Abhi Pingle is a savvy trader. For a year and a half, he worked at Optiver, one of the top high-frequency trading firms. HFT shops employ traders known as quants who are highly skilled in programming and quantitative analysis. Mom-and-pop investors can’t hope to compete with quants’ trading know-how, but Pingle wants to change this. He and his two cofounders, brother Arijit Pingle and TK Kwon, have raised $20 million across two funding rounds to launch Theo, a trading platform that lets users earn money from strategies usually reserved for top-tier HFT firms.
The trio drummed up $4.5 million in March 2024 in a seed round led by Manifold Trading, a quantitative investment firm. And, one year later, the three raised $15.5 million in a second round led by crypto investor Hack VC and Anthos Capital. Other investors in their company include Flowdesk and Selini Capital, as well as individuals from firms like Citadel, JPMorgan, Jane Street, and Optiver.
The two rounds were for token warrants, or promised allocations of a yet-to-be-released cryptocurrency. Abhi Pingle, who’s 26, declined to specify his startup’s most recent valuation.
Theo, whose name is inspired by the trading term “theoretical price,” is part of the broader DeFi, or decentralized finance, ecosystem. DeFi apps promise users access to financial services like loans or crypto trading without the need to engage with centralized institutions like banks or brokerages. Investors and traders have parked $95 billion into DeFi protocols and apps as of Thursday, according to DefiLlama. Pingle, however, told Fortune that Theo plans to branch out beyond just DeFi.
He and his other two cofounders went to Northwestern University, where they studied computer science. The trio then went on to work at both Optiver and IMC Trading and left their HFT firms in 2022 to work on a DeFi-focused blockchain called Canto, which notched initial success before flagging during the depths of crypto’s most recent bear market.
In late 2023, the three decided to become founders themselves and start Theo. “We’re trying to minimize the actual decision-making or interactivity so that it’s as simple as just depositing—kind of like how you might deposit into your money market fund,” Pingle said.
The cofounders launched their trading platform in June and have let users deposit about $50 million into their protocol. Pingle said that, over the past three months, the average yield users have accrued is between 7% and 8%. And when measured over the last year, users, which include family offices and funds, have accrued between 18% and 20%.

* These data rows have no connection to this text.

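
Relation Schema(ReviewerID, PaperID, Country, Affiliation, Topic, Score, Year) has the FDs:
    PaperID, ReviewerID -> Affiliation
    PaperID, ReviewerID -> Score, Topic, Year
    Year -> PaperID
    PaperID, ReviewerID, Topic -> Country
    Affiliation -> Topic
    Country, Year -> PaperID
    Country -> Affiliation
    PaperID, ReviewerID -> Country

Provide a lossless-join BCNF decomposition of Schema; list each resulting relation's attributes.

{Affiliation, Country}; {Affiliation, Topic}; {Country, ReviewerID, Score, Year}; {PaperID, Year}

Candidate keys of the original relation: {PaperID, ReviewerID}, {ReviewerID, Year}.
Within {Affiliation, Country, PaperID, ReviewerID, Score, Topic, Year}: {Year}⁺ ∩ {Affiliation, Country, PaperID, ReviewerID, Score, Topic, Year} = {PaperID, Year}, not the whole set, so Year -> PaperID violates BCNF; decompose into {PaperID, Year} and {Affiliation, Country, ReviewerID, Score, Topic, Year}.
{PaperID, Year} is in BCNF.
Within {Affiliation, Country, ReviewerID, Score, Topic, Year}: {Affiliation}⁺ ∩ {Affiliation, Country, ReviewerID, Score, Topic, Year} = {Affiliation, Topic}, not the whole set, so Affiliation -> Topic violates BCNF; decompose into {Affiliation, Topic} and {Affiliation, Country, ReviewerID, Score, Year}.
{Affiliation, Topic} is in BCNF.
Within {Affiliation, Country, ReviewerID, Score, Year}: {Country, Year}⁺ ∩ {Affiliation, Country, ReviewerID, Score, Year} = {Affiliation, Country, Year}, not the whole set, so Country, Year -> Affiliation violates BCNF; decompose into {Affiliation, Country, Year} and {Country, ReviewerID, Score, Year}.
Within {Affiliation, Country, Year}: {Country}⁺ ∩ {Affiliation, Country, Year} = {Affiliation, Country}, not the whole set, so Country -> Affiliation violates BCNF; decompose into {Affiliation, Country} and {Country, Year}.
{Affiliation, Country} is in BCNF.
{Country, Year} is in BCNF.
{Country, ReviewerID, Score, Year} is in BCNF.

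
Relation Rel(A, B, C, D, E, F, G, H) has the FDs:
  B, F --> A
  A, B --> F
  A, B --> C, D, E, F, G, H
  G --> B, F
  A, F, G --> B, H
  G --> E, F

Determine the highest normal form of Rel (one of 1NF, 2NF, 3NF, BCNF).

Candidate keys: {A, B}, {B, F}, {G}. Prime attributes: {A, B, F, G}.
Each dependency's left side is a superkey — BCNF holds.

BCNF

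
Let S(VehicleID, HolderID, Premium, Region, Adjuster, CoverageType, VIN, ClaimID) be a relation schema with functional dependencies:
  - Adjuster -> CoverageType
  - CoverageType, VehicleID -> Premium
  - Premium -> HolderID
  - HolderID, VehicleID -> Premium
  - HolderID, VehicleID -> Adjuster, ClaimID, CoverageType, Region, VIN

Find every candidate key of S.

{Adjuster, VehicleID}, {CoverageType, VehicleID}, {HolderID, VehicleID}, {Premium, VehicleID}

Attributes never on any right-hand side: {VehicleID} — every candidate key must contain it.
{Adjuster, VehicleID}⁺ = {Adjuster, ClaimID, CoverageType, HolderID, Premium, Region, VIN, VehicleID} — all of the relation — so {Adjuster, VehicleID} is a candidate key.
{CoverageType, VehicleID}⁺ = {Adjuster, ClaimID, CoverageType, HolderID, Premium, Region, VIN, VehicleID} — all of the relation — so {CoverageType, VehicleID} is a candidate key.
{HolderID, VehicleID}⁺ = {Adjuster, ClaimID, CoverageType, HolderID, Premium, Region, VIN, VehicleID} — all of the relation — so {HolderID, VehicleID} is a candidate key.
{Premium, VehicleID}⁺ = {Adjuster, ClaimID, CoverageType, HolderID, Premium, Region, VIN, VehicleID} — all of the relation — so {Premium, VehicleID} is a candidate key.
These are minimal and exhaustive — every other superkey contains one of them.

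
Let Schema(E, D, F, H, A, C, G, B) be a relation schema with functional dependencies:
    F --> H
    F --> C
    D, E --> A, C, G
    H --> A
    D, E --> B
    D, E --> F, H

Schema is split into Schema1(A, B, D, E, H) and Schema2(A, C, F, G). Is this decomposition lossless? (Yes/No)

Schema1 ∩ Schema2 = {A}; its closure under F is {A}.
The closure covers neither Schema1 nor Schema2 entirely; the join is not lossless.

No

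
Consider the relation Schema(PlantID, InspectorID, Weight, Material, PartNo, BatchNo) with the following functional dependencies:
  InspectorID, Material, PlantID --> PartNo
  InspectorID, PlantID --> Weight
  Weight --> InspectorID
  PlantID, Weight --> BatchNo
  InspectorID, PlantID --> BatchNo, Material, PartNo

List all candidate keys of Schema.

{InspectorID, PlantID}, {PlantID, Weight}

Attributes never on any right-hand side: {PlantID} — every candidate key must contain it.
Closure of {InspectorID, PlantID} is {BatchNo, InspectorID, Material, PartNo, PlantID, Weight}, the whole schema; {InspectorID, PlantID} is a candidate key.
Closure of {PlantID, Weight} is {BatchNo, InspectorID, Material, PartNo, PlantID, Weight}, the whole schema; {PlantID, Weight} is a candidate key.
These are minimal and exhaustive — every other superkey contains one of them.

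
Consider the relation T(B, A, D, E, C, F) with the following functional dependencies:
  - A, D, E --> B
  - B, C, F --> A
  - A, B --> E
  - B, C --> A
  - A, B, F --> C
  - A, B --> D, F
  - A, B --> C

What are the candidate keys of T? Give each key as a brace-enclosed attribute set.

Closure of {A, B} is {A, B, C, D, E, F}, the whole schema; {A, B} is a candidate key.
Closure of {B, C} is {A, B, C, D, E, F}, the whole schema; {B, C} is a candidate key.
Closure of {A, D, E} is {A, B, C, D, E, F}, the whole schema; {A, D, E} is a candidate key.
These are minimal and exhaustive — every other superkey contains one of them.

{A, B}, {A, D, E}, {B, C}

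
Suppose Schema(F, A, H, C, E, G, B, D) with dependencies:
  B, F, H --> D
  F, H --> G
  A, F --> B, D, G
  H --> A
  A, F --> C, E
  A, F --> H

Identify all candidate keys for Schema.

{A, F}, {F, H}

Attributes never on any right-hand side: {F} — every candidate key must contain it.
{A, F}⁺ = {A, B, C, D, E, F, G, H}, which is every attribute, so {A, F} is a candidate key.
{F, H}⁺ = {A, B, C, D, E, F, G, H}, which is every attribute, so {F, H} is a candidate key.
Any other superkey properly contains one of these, so there are no further candidate keys.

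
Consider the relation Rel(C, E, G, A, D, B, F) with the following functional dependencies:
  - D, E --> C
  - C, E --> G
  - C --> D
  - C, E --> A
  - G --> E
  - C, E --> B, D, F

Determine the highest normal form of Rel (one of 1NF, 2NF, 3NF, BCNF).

3NF

Candidate keys: {C, E}, {C, G}, {D, E}, {D, G}. Prime attributes: {C, D, E, G}.
For C --> D we have {C}⁺ = {C, D}; {C} is not a superkey, so BCNF fails.
Its right-hand attributes {D} are all prime, as are those of every other non-superkey FD — the relation is in 3NF.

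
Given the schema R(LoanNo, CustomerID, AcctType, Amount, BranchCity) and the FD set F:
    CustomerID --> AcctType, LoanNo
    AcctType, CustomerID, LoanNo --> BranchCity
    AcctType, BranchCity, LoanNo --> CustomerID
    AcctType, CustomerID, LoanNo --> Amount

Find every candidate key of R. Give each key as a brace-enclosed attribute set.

{AcctType, BranchCity, LoanNo}, {CustomerID}

{CustomerID} is a candidate key since {CustomerID}⁺ = {AcctType, Amount, BranchCity, CustomerID, LoanNo} covers every attribute.
{AcctType, BranchCity, LoanNo} is a candidate key since {AcctType, BranchCity, LoanNo}⁺ = {AcctType, Amount, BranchCity, CustomerID, LoanNo} covers every attribute.
These are minimal and exhaustive — every other superkey contains one of them.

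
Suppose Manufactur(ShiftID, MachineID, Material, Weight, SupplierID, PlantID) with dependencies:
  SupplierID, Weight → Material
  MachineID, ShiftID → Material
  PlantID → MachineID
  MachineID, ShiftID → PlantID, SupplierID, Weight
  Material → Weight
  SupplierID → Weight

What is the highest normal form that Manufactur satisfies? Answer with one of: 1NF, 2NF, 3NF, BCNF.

Candidate keys: {MachineID, ShiftID}, {PlantID, ShiftID}. Prime attributes: {MachineID, PlantID, ShiftID}.
For SupplierID, Weight → Material we have {SupplierID, Weight}⁺ = {Material, SupplierID, Weight}; {SupplierID, Weight} is not a superkey, so BCNF fails.
SupplierID, Weight → Material has non-prime {Material} on the right and a non-superkey on the left, so 3NF fails.
Checking every proper subset of each key, none determines a non-prime attribute — 2NF is satisfied.

2NF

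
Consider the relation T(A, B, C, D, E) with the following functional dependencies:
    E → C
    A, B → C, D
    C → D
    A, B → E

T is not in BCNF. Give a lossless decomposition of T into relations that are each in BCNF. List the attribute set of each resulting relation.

{A, B, E}; {C, D}; {C, E}

Candidate key of the original relation: {A, B}.
{A, B, C, D, E}: {E} determines {C, D, E} here but is not a superkey — split on E → C, D, giving {C, D, E} and {A, B, E}.
{C, D, E}: {C} determines {C, D} here but is not a superkey — split on C → D, giving {C, D} and {C, E}.
{C, D}: every determinant is a superkey — BCNF.
{C, E}: every determinant is a superkey — BCNF.
{A, B, E}: every determinant is a superkey — BCNF.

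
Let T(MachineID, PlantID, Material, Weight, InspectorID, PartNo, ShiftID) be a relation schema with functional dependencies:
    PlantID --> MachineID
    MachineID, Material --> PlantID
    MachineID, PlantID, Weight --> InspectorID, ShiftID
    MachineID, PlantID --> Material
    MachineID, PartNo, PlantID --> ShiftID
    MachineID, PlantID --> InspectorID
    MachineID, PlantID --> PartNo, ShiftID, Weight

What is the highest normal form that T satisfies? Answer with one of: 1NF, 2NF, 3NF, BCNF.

BCNF

Candidate keys: {MachineID, Material}, {PlantID}. Prime attributes: {MachineID, Material, PlantID}.
The left-hand side of every FD is a superkey, so BCNF is satisfied.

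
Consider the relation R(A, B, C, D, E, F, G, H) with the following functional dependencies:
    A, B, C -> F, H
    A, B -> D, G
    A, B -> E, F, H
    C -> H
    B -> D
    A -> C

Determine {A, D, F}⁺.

{A, C, D, F, H}

Start with {A, D, F}.
A -> C applies; add {C} → now {A, C, D, F}.
C -> H applies; add {H} → now {A, C, D, F, H}.
No further FD applies.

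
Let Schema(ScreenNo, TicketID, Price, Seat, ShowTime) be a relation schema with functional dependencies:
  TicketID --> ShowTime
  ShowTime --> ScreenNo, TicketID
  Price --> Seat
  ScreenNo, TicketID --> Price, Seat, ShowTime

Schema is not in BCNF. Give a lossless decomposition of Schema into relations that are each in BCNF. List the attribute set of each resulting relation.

Candidate keys of the original relation: {ShowTime}, {TicketID}.
Within {Price, ScreenNo, Seat, ShowTime, TicketID}: {Price}⁺ ∩ {Price, ScreenNo, Seat, ShowTime, TicketID} = {Price, Seat}, not the whole set, so Price --> Seat violates BCNF; decompose into {Price, Seat} and {Price, ScreenNo, ShowTime, TicketID}.
{Price, Seat} is in BCNF.
{Price, ScreenNo, ShowTime, TicketID} is in BCNF.

{Price, ScreenNo, ShowTime, TicketID}; {Price, Seat}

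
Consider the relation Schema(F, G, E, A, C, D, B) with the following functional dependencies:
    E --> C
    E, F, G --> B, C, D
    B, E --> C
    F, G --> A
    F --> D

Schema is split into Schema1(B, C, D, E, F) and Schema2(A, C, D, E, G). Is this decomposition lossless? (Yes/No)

Common attributes: {C, D, E}; their closure is {C, D, E}.
Neither Schema1 nor Schema2 is contained in that closure, so the decomposition is lossy.

No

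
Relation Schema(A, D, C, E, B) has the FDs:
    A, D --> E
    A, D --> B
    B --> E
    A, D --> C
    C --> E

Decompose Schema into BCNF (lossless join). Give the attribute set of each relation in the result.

{A, B, C, D}; {B, E}

Candidate key of the original relation: {A, D}.
{A, B, C, D, E}: {B} determines {B, E} here but is not a superkey — split on B --> E, giving {B, E} and {A, B, C, D}.
{B, E} has no BCNF violation.
{A, B, C, D} has no BCNF violation.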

The team plans to uncap the amount of funds investors can deposit by the end of April. And while their protocol has mainly interfaced with other popular DeFi apps like Aave and Hyperliquid, they plan to try out their trading strategies on centralized exchanges like Binance and Bybit. “I think longer term for us, we actually want to get integrated with more traditional markets as well,” he said.